Commissioner Ricardo Lara said the state’s largest home insurer has failed to prove it needs the increase or explain how the additional premium dollars would affect its prior decisions to stop writing new home policies in the state and not renew existing policyholders.
“My goal is to make sure policyholders do not have to pay more than is required. In light of the recent Los Angeles wildfires, State Farm’s customers need real answers about why they are being asked to pay more and what responsibility the company’s leadership is taking to get its financial house in order,” he wrote in a letter to State Farm posted on the insurance department’s website.
The insurer asked for the emergency rate hike earlier this month — as well as increases of 38% for rental dwellings and 15% for renters and condo owners — with the new rates taking effect May 1. The company said it needed the funds to replenish its capital due to the costs of the fires as it awaits a decision on an outstanding request for a rate hike filed last year.
The insurer, a subsidiary of State Farm Mutual Automobile Insurance Co. of Bloomington, Ill., said it has already received at least 8,700 claims and paid more than $1 billion to customers. S&P Capital IQ estimates the losses will total $6.5 billion, prior to reinsurance payments.
Last March, the company announced it would not renew 72,000 home, apartment and other property policies in California, citing wildfire risks and other concerns. That followed its decision in May 2023 to stop writing new business, homeowners, and other personal property and casualty insurance in the state, with the exception of personal auto policies.
Then in June, State Farm asked for a 30% rate increase for its homeowners policies and other rate hikes that have yet to be decided. That request took state officials by surprise, with Lara saying at the time it raised “serious questions about its financial condition.”
State Farm said its latest emergency request is necessary to rebuild the company’s capital base so it will not have to “further constrain” the company’s ability to provide home insurance in the state. Insurance industry ratings agencies have said they expected premium increases due to the fires.
The insurer said it has lost $2.8 billion over the last nine years, including gains from investment income. It also noted State Farm General’s financial rating was downgraded last year by AM Best. However, State Farm Group, led by State Farm General’s parent company, was given a superior financial rating in December by AM Best.
In his letter, Lara asked State Farm to provide further documentation justifying its rate request, more information about its allegedly deteriorating financial condition and an explanation as to why State Farm Mutual could not provide financial support to its California subsidiary.
He requested a Feb. 26 meeting with State Farm to address the issue that also would be attended by Consumer Watchdog, a Los Angeles advocacy group that has intervened in the rate review and urged Lara to reject the rate hike.
State Farm has said it is prepared to give refunds for customers who pay the interim emergency rates if the department approves lower increases for the rate hikes sought last year. The company previously received a 6.9% bump of its homeowner rates in January 2023 and a 20% hike that went into effect last March.
State Farm General, which had about a 20% share of the homeowners insurance market in 2023, insures about 1 million homeowners in the state and has 1.8 million other policies in force.

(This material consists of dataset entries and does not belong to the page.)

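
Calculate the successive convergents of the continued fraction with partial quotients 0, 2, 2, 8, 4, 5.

Using the convergent recurrence p_i = a_i*p_{i-1} + p_{i-2}, q_i = a_i*q_{i-1} + q_{i-2} with p_{-2}=0, p_{-1}=1, q_{-2}=1, q_{-1}=0:
  i=0: a_0=0, p_0 = 0*1 + 0 = 0, q_0 = 0*0 + 1 = 1.
  i=1: a_1=2, p_1 = 2*0 + 1 = 1, q_1 = 2*1 + 0 = 2.
  i=2: a_2=2, p_2 = 2*1 + 0 = 2, q_2 = 2*2 + 1 = 5.
  i=3: a_3=8, p_3 = 8*2 + 1 = 17, q_3 = 8*5 + 2 = 42.
  i=4: a_4=4, p_4 = 4*17 + 2 = 70, q_4 = 4*42 + 5 = 173.
  i=5: a_5=5, p_5 = 5*70 + 17 = 367, q_5 = 5*173 + 42 = 907.

0/1, 1/2, 2/5, 17/42, 70/173, 367/907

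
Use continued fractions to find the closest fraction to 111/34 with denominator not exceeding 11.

36/11

Expand x = 111/34 as a continued fraction with the Euclidean algorithm:
  111 = 3*34 + 9, so a_0 = 3.
  34 = 3*9 + 7, so a_1 = 3.
  9 = 1*7 + 2, so a_2 = 1.
  7 = 3*2 + 1, so a_3 = 3.
  2 = 2*1 + 0, so a_4 = 2.
so x = [3; 3, 1, 3, 2].
Convergents (p_i = a_i*p_{i-1} + p_{i-2}, q_i = a_i*q_{i-1} + q_{i-2} with p_{-2}=0, p_{-1}=1, q_{-2}=1, q_{-1}=0), until the denominator exceeds 11:
  i=0: a_0=3, p_0 = 3*1 + 0 = 3, q_0 = 3*0 + 1 = 1.
  i=1: a_1=3, p_1 = 3*3 + 1 = 10, q_1 = 3*1 + 0 = 3.
  i=2: a_2=1, p_2 = 1*10 + 3 = 13, q_2 = 1*3 + 1 = 4.
  i=3: a_3=3, p_3 = 3*13 + 10 = 49, q_3 = 3*4 + 3 = 15.
q_3 = 15 > 11, so the last convergent with denominator <= 11 is p_2/q_2 = 13/4.
The closest fraction with denominator <= 11 is either p_2/q_2 or the intermediate fraction (k*p_2 + p_1)/(k*q_2 + q_1) with the largest k >= 1 whose denominator stays <= 11; these approach x as k grows, and every other convergent or intermediate fraction in range is farther away.
Largest k: floor((11 - q_1)/q_2) = floor((11 - 3)/4) = 2.
That gives (2*13 + 10)/(2*4 + 3) = 36/11.
Compare the errors: |x - 13/4| = |111*4 - 13*34|/(34*4) = 2/136, and |x - 36/11| = |111*11 - 36*34|/(34*11) = 3/374.
Cross-multiplying, 3*136 = 408 < 748 = 2*374, so 3/374 is smaller: the intermediate fraction 36/11 is closer to x than 13/4.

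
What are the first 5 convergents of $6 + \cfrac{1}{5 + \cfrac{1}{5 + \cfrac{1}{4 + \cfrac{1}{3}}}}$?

6/1, 31/5, 161/26, 675/109, 2186/353

Using the convergent recurrence p_i = a_i*p_{i-1} + p_{i-2}, q_i = a_i*q_{i-1} + q_{i-2} with p_{-2}=0, p_{-1}=1, q_{-2}=1, q_{-1}=0:
  i=0: a_0=6, p_0 = 6*1 + 0 = 6, q_0 = 6*0 + 1 = 1.
  i=1: a_1=5, p_1 = 5*6 + 1 = 31, q_1 = 5*1 + 0 = 5.
  i=2: a_2=5, p_2 = 5*31 + 6 = 161, q_2 = 5*5 + 1 = 26.
  i=3: a_3=4, p_3 = 4*161 + 31 = 675, q_3 = 4*26 + 5 = 109.
  i=4: a_4=3, p_4 = 3*675 + 161 = 2186, q_4 = 3*109 + 26 = 353.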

The Jan. 7 conflagrations have roiled a state insurance market that was already troubled due to a series of large wildfires within the last decade, though none as catastrophic as the L.A. fires, which are projected to cost insurers as much as $45 billion.
On Friday, the insurance department unveiled a package of fire-related bills authored by multiple legislators. They include legislation that would provide residents tax-free grants to make homes more fire resistant, require insurers to pay fire claims without a detailed inventory list and establish a 15% cap on fees for public adjusters hired by policyholders to submit claims to their insurers.
Another bill would give the commissioner the authority to issue moratoriums barring insurers from non-renewing and canceling the policies of businesses and other policyholders after large fires. It would extend a power already in place for homeowner policies, which Lara has wielded following the L.A. fires.